Research

My research interests are in operations research, combinatorial optimization, mathematical programming, graph theory, and algorithm complexity. These branches of optimization have undergone considerable development over the past three decades. Several methods developed in them have proven effective in modeling, analyzing, and approaching combinatorial problems (whose underlying structure is generally a graph) from various fields such as transportation, production, telecommunications, biology, etc. In particular, polyhedral techniques in combinatorial optimization have been successfully used to solve difficult (NP-hard) problems. They now constitute the basic tool for the practical resolution of these problems. These methods make it possible to reduce a combinatorial optimization problem to the resolution of a linear program by the complete description of the polyhedron of solutions by a system of linear inequalities. Such a description is generally difficult to obtain. However, a partial characterization of the polyhedron, used within the framework of a Branch & Cut (Branch & Bound) method, can sometimes be sufficient to optimally solve the problem.

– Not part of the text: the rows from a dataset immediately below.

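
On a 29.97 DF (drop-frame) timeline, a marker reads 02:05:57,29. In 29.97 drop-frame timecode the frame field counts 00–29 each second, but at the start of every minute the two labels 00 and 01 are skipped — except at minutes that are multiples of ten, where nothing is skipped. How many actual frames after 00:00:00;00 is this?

226513

As if non-drop at 30 labels/s: (2 × 3600 + 5 × 60 + 57) × 30 + 29 = 226739.
Minute boundaries passed: 125; those not divisible by 10: 125 − 12 = 113; dropped labels = 2 × 113 = 226.
Actual frame index = 226739 − 226 = 226513.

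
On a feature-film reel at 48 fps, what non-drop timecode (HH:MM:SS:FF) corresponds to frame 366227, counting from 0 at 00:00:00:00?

366227 ÷ 48 = 7629 full seconds, remainder 35 frames.
7629 s = 2 h 7 min 9 s.
Timecode: 02:07:09:35.

02:07:09:35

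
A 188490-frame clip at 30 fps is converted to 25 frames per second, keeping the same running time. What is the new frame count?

157075 frames

Target frames = source frames × (target rate / source rate) = 188490 × (25)/(30) = 188490 × 5/6 = 157075.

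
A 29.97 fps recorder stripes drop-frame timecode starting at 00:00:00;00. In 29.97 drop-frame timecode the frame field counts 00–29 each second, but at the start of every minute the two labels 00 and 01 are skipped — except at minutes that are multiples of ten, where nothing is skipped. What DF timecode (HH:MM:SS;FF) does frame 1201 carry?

00:00:40;01

Each 10-minute DF block holds 10 × 60 × 30 − 9 × 2 = 17982 frames. 1201 ÷ 17982 → 0 full blocks, remainder 1201.
Within the partial block the first minute is 1800 frames and each further minute 1798, so 0 further minute boundaries passed. Total skipped labels = 18 × 0 + 2 × 0 = 0.
Non-drop label index = 1201 + 0 = 1201; at 30 labels/s that is 00:00:40:01, i.e. DF 00:00:40;01.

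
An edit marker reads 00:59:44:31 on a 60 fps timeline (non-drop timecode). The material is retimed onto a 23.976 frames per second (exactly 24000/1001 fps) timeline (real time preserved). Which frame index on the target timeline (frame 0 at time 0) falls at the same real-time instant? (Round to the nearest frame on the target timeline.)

frame 85942

Source frame index: (0×3600 + 59×60 + 44) × 60 + 31 = 215071.
Real time: 215071 / (60) = 215071/60 s.
Target frame: (215071/60) × (24000/1001) = 86028400/1001 ≈ 85942.458 → 85942.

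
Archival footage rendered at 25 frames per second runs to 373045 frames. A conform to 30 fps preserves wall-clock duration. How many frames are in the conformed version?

Target frames = source frames × (target rate / source rate) = 373045 × (30)/(25) = 373045 × 6/5 = 447654.

447654 frames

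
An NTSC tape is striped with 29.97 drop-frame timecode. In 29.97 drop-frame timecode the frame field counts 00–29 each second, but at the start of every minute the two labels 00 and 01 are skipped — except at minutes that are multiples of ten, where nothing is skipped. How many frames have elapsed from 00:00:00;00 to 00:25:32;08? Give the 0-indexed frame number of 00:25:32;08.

As if non-drop at 30 labels/s: (0 × 3600 + 25 × 60 + 32) × 30 + 8 = 45968.
Minute boundaries passed: 25; those not divisible by 10: 25 − 2 = 23; dropped labels = 2 × 23 = 46.
Actual frame index = 45968 − 46 = 45922.

45922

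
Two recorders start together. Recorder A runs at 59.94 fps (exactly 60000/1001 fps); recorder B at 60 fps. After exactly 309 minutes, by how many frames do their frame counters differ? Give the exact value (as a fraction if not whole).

309 min = 18540 s.
A emits 60000/1001 × 18540 = 1112400000/1001 frames; B emits 60 × 18540 = 1112400.
Difference = 1112400/1001 frames (≈ 1111.2887); B is ahead of A.

1112400/1001 frames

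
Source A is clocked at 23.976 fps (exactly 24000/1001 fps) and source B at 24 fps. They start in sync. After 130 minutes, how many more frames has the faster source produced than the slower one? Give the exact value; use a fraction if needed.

130 min = 7800 s.
A emits 24000/1001 × 7800 = 14400000/77 frames; B emits 24 × 7800 = 187200.
Difference = 14400/77 frames (≈ 187.0130); B is ahead of A.

14400/77 frames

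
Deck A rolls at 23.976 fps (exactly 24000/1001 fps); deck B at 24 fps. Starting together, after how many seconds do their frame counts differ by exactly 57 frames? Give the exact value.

The gap grows by |24 − 24000/1001| = 24/1001 frames per second.
Time for a 57-frame gap: 57 ÷ (24/1001) = 2377.375 s.

2377.375 seconds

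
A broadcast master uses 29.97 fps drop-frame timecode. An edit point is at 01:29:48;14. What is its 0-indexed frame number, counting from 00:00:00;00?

161492

As if non-drop at 30 labels/s: (1 × 3600 + 29 × 60 + 48) × 30 + 14 = 161654.
Minute boundaries passed: 89; those not divisible by 10: 89 − 8 = 81; dropped labels = 2 × 81 = 162.
Actual frame index = 161654 − 162 = 161492.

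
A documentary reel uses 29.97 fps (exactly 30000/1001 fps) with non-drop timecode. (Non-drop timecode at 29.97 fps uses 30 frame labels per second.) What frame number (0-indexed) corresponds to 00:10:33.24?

frame 19014

Total seconds to the label: (0 × 3600 + 10 × 60 + 33) = 633.
Frame index = 633 × 30 + 24 = 19014.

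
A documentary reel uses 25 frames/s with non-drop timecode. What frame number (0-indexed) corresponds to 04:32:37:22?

408947

Total seconds to the label: (4 × 3600 + 32 × 60 + 37) = 16357.
Frame index = 16357 × 25 + 22 = 408947.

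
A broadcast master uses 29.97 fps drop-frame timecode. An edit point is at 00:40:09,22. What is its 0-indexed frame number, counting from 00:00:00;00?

As if non-drop at 30 labels/s: (0 × 3600 + 40 × 60 + 9) × 30 + 22 = 72292.
Minute boundaries passed: 40; those not divisible by 10: 40 − 4 = 36; dropped labels = 2 × 36 = 72.
Actual frame index = 72292 − 72 = 72220.

72220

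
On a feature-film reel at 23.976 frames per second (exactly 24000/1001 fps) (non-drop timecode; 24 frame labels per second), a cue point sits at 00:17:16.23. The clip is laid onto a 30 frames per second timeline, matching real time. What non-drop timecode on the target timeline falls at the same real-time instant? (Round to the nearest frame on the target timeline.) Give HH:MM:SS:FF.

Source frame index: (0×3600 + 17×60 + 16) × 24 + 23 = 24887.
Real time: 24887 / (24000/1001) = 24911887/24000 s.
Target frame: (24911887/24000) × (30) = 24911887/800 ≈ 31139.859 → 31140.
At 30 labels/s: frame 31140 → 00:17:18:00.

00:17:18:00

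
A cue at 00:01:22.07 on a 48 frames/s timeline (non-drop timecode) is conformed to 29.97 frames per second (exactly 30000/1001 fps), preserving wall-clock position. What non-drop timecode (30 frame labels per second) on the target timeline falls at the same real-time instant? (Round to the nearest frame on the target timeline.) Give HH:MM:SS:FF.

Source frame index: (0×3600 + 1×60 + 22) × 48 + 7 = 3943.
Real time: 3943 / (48) = 3943/48 s.
Target frame: (3943/48) × (30000/1001) = 2464375/1001 ≈ 2461.913 → 2462.
At 30 labels/s: frame 2462 → 00:01:22:02.

00:01:22:02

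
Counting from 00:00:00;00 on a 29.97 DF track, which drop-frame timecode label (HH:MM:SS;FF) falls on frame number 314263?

02:54:45;27

Each 10-minute DF block holds 10 × 60 × 30 − 9 × 2 = 17982 frames. 314263 ÷ 17982 → 17 full blocks, remainder 8569.
Within the partial block the first minute is 1800 frames and each further minute 1798, so 4 further minute boundaries passed. Total skipped labels = 18 × 17 + 2 × 4 = 314.
Non-drop label index = 314263 + 314 = 314577; at 30 labels/s that is 02:54:45:27, i.e. DF 02:54:45;27.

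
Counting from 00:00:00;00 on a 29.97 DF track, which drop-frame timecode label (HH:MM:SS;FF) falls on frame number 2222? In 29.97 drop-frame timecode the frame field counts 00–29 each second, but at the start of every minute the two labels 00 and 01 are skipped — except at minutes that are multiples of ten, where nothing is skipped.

Each 10-minute DF block holds 10 × 60 × 30 − 9 × 2 = 17982 frames. 2222 ÷ 17982 → 0 full blocks, remainder 2222.
Within the partial block the first minute is 1800 frames and each further minute 1798, so 1 further minute boundary passed. Total skipped labels = 18 × 0 + 2 × 1 = 2.
Non-drop label index = 2222 + 2 = 2224; at 30 labels/s that is 00:01:14:04, i.e. DF 00:01:14;04.

00:01:14;04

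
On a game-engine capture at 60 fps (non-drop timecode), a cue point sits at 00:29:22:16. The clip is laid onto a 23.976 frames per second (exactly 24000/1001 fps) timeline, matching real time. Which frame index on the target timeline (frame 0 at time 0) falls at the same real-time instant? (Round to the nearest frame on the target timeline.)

Source frame index: (0×3600 + 29×60 + 22) × 60 + 16 = 105736.
Real time: 105736 / (60) = 26434/15 s.
Target frame: (26434/15) × (24000/1001) = 42294400/1001 ≈ 42252.148 → 42252.

frame 42252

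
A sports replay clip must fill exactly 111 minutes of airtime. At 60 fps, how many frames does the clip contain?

111 min = 6660 s.
Frames = 6660 × 60 = 399600.

399600 frames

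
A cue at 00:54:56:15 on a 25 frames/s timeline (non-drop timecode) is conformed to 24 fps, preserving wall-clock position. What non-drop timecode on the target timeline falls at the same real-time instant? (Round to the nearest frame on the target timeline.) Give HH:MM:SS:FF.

00:54:56:14

Source frame index: (0×3600 + 54×60 + 56) × 25 + 15 = 82415.
Real time: 82415 / (25) = 16483/5 s.
Target frame: (16483/5) × (24) = 395592/5 ≈ 79118.400 → 79118.
At 24 labels/s: frame 79118 → 00:54:56:14.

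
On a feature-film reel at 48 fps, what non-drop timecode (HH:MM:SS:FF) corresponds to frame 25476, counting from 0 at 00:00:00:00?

00:08:50:36

25476 ÷ 48 = 530 full seconds, remainder 36 frames.
530 s = 0 h 8 min 50 s.
Timecode: 00:08:50:36.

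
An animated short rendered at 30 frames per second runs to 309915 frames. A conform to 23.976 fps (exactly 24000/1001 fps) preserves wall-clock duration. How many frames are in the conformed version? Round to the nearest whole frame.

Frames at target rate = 309915 × (24000/1001) / (30) = 247932000/1001 ≈ 247684.316.
Nearest whole frame: 247684.

247684 frames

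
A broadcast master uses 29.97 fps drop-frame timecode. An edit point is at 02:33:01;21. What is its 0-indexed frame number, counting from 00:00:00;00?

275175

As if non-drop at 30 labels/s: (2 × 3600 + 33 × 60 + 1) × 30 + 21 = 275451.
Minute boundaries passed: 153; those not divisible by 10: 153 − 15 = 138; dropped labels = 2 × 138 = 276.
Actual frame index = 275451 − 276 = 275175.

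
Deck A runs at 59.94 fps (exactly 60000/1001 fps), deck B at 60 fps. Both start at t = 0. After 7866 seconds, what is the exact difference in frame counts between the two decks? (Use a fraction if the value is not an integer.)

A emits 60000/1001 × 7866 = 471960000/1001 frames; B emits 60 × 7866 = 471960.
Difference = 471960/1001 frames (≈ 471.4885); B is ahead of A.

471960/1001 frames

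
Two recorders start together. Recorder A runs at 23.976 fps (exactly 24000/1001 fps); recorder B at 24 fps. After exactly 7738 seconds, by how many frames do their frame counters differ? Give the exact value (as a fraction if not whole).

A emits 24000/1001 × 7738 = 185712000/1001 frames; B emits 24 × 7738 = 185712.
Difference = 185712/1001 frames (≈ 185.5265); B is ahead of A.

185712/1001 frames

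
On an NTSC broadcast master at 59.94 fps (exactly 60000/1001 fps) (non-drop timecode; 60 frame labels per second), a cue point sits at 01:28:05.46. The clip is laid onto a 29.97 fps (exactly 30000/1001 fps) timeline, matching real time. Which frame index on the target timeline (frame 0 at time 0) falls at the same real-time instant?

frame 158573

Source frame index: (1×3600 + 28×60 + 5) × 60 + 46 = 317146.
Real time: 317146 / (60000/1001) = 158731573/30000 s.
Target frame: (158731573/30000) × (30000/1001) = 158573.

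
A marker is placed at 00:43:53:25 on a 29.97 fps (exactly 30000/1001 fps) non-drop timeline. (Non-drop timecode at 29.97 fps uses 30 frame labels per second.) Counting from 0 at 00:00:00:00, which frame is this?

Total seconds to the label: (0 × 3600 + 43 × 60 + 53) = 2633.
Frame index = 2633 × 30 + 25 = 79015.

frame 79015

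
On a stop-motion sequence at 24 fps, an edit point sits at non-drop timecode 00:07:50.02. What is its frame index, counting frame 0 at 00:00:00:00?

Total seconds to the label: (0 × 3600 + 7 × 60 + 50) = 470.
Frame index = 470 × 24 + 2 = 11282.

frame 11282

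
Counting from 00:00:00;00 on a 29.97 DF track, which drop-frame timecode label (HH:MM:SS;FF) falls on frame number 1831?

00:01:01;03

Each 10-minute DF block holds 10 × 60 × 30 − 9 × 2 = 17982 frames. 1831 ÷ 17982 → 0 full blocks, remainder 1831.
Within the partial block the first minute is 1800 frames and each further minute 1798, so 1 further minute boundary passed. Total skipped labels = 18 × 0 + 2 × 1 = 2.
Non-drop label index = 1831 + 2 = 1833; at 30 labels/s that is 00:01:01:03, i.e. DF 00:01:01;03.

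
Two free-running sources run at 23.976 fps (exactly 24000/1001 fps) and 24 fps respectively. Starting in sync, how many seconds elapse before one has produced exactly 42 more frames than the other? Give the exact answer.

1751.75 seconds

The gap grows by |24 − 24000/1001| = 24/1001 frames per second.
Time for a 42-frame gap: 42 ÷ (24/1001) = 1751.75 s.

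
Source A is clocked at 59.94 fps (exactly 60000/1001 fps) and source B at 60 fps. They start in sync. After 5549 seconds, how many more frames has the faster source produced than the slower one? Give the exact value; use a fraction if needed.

332940/1001 frames

A emits 60000/1001 × 5549 = 332940000/1001 frames; B emits 60 × 5549 = 332940.
Difference = 332940/1001 frames (≈ 332.6074); B is ahead of A.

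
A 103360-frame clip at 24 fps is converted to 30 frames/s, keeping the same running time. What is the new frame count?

Target frames = source frames × (target rate / source rate) = 103360 × (30)/(24) = 103360 × 5/4 = 129200.

129200 frames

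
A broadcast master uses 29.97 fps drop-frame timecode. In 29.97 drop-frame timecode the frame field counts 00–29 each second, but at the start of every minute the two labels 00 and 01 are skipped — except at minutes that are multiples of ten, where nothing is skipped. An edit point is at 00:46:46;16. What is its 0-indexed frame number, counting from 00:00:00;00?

84112

Complete 10-minute blocks: 4, each 17982 frames → 71928.
Remaining 6 whole minutes in the current block: 1800 + 5 × 1798 = 10790 frames.
Within the current minute: 46 × 30 + 16 − 2 = 1394 (labels ;00/;01 skipped at this minute). Total = 71928 + 10790 + 1394 = 84112.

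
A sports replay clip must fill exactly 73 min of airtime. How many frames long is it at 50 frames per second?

219000 frames

73 min = 4380 s.
Frames = 4380 × 50 = 219000.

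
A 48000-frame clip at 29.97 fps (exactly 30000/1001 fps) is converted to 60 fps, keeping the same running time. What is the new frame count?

Target frames = source frames × (target rate / source rate) = 48000 × (60)/(30000/1001) = 48000 × 1001/500 = 96096.

96096 frames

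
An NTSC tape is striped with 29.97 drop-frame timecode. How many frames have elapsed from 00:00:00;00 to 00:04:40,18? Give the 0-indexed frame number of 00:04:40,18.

8410

As if non-drop at 30 labels/s: (0 × 3600 + 4 × 60 + 40) × 30 + 18 = 8418.
Minute boundaries passed: 4; those not divisible by 10: 4 − 0 = 4; dropped labels = 2 × 4 = 8.
Actual frame index = 8418 − 8 = 8410.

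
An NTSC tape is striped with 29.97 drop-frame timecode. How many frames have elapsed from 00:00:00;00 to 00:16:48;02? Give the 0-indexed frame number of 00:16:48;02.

Complete 10-minute blocks: 1, each 17982 frames → 17982.
Remaining 6 whole minutes in the current block: 1800 + 5 × 1798 = 10790 frames.
Within the current minute: 48 × 30 + 2 − 2 = 1440 (labels ;00/;01 skipped at this minute). Total = 17982 + 10790 + 1440 = 30212.

30212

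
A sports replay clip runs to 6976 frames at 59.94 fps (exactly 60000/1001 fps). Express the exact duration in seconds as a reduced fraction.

Running time = 6976 ÷ (60000/1001) = 6976 × 1001/60000 = 218218/1875 s.

218218/1875 seconds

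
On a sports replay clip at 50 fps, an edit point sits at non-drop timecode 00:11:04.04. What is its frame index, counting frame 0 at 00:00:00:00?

frame 33204

Total seconds to the label: (0 × 3600 + 11 × 60 + 4) = 664.
Frame index = 664 × 50 + 4 = 33204.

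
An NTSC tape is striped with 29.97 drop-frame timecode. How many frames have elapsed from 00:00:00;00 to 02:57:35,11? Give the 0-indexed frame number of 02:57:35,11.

319341

Complete 10-minute blocks: 17, each 17982 frames → 305694.
Remaining 7 whole minutes in the current block: 1800 + 6 × 1798 = 12588 frames.
Within the current minute: 35 × 30 + 11 − 2 = 1059 (labels ;00/;01 skipped at this minute). Total = 305694 + 12588 + 1059 = 319341.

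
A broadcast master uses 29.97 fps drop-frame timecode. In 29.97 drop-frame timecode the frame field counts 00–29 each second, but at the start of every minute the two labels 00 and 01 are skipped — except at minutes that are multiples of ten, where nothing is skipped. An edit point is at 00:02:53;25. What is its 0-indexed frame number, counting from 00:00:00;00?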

Indeed, these approaches have made it possible in recent years to solve previously intractable large-scale problems, such as the famous traveling salesman problem. They have also been effectively applied to solve practical operations research problems such as routing problems and telecommunications network design problems.
My work falls within this line of research. It concerns the modeling and polyhedral and algorithmic study of operations research and combinatorial optimization problems, the development of Branch & Cut-type solution methods for these problems, and the implementation of these methods.